3/4 cup real mayonnaise

3 Tablespoons ketchup

5 teaspoons Worcestershire sauce* (1 Tablespoon + 2 teaspoons)

1 Tablespoon hot sauce

1 teaspoon garlic powder

3/4 teaspoon freshly cracked black pepper

Pinch celery salt

It's also good on burgers, sandwiches, and fried seafood.

[–] [email protected] 3 points 5 days ago

They are not.

[–] [email protected] 3 points 5 days ago

Cane’s is pretty dammed good for chicken. Always freshly cooked.

[–] [email protected] 10 points 5 days ago* (last edited 5 days ago) (1 children)

Cane's is/was being smart here. One of the biggest issues that a startup restaurant can have is attempting to carry "everything." Do one or two things really really well, and have some extras that require basically no prep. This also helps reduce cleanup later.

[–] [email protected] 2 points 5 days ago* (last edited 5 days ago) (1 children)

It's not a startup at this point.

[–] [email protected] 2 points 5 days ago (1 children)

No, but when they were a startup, that was certainly a consideration. As for now, well, why change a formula that clearly works?
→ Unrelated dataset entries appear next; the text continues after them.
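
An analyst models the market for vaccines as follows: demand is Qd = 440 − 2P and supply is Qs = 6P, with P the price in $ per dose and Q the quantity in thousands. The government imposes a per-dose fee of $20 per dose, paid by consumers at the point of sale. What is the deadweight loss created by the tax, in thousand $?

Deadweight loss = $300 thousand.

Before the tax: set 440 − 2P = 6P → P* = $55, Q* = 330.
With the tax collected from consumers, demand (in seller-price terms) shifts: Qd = 440 − 2(P + 20).
New equilibrium: consumers pay $70, sellers receive $50, Q = 300. (Wedge: Pb − Ps = 20.)
Quantity falls by |ΔQ| = |330 − 300| = 30.
DWL = ½ · t · |ΔQ| = ½ · 20 · 30 = $300.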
[–] [email protected] 3 points 5 days ago (2 children)

Aren't companies generally supposed to diversify in order to grow past a certain size? I mean obviously it worked out, but I thought that was the rule of thumb.

[–] [email protected] 4 points 5 days ago

Diversification can be done on the back end of the business, doesn't need to be customer facing. I'm certain that the founder has a healthy stock portfolio with his net worth.

[–] [email protected] 3 points 5 days ago

I have yet to see an example of a business diversifying and not getting worse. Find one thing you're good at and do it well. Leave other things to other businesses.

[–] [email protected] 7 points 5 days ago

All catholic schools in the USA are private. That doesn’t meant the kids at them are privileged economically. There’s lots of working class families that scrounge and save to afford them and poor people that go tuition-free.

[–] [email protected] 6 points 5 days ago (1 children)

I went to catholic school till 8th grade. Its pretty cheap for indocrination purposes till then. Catholic high school get pricey. I certainly would have stopped after 2 mil.

[–] [email protected] 4 points 5 days ago

This is the school- https://en.wikipedia.org/wiki/Episcopal_School_of_Baton_Rouge

Current tuition is $20,000 a year for high school- and he went in high school- and I doubt (accounting for inflation) that it was so much more affordable when he was a kid that poor kids could go.

But who knows? Maybe he got a scholarship. Considering he got loans from friends according to the article, I doubt it.

[–] [email protected] 3 points 5 days ago* (last edited 5 days ago)

I ate it once out in Phoenix, it was fine. I wouldn't say it was better than Zaxby's, and I never think, man I really want that either.

Orlando got something called PDQ(spelling?), and that I actually would like to try again. Don't live there though.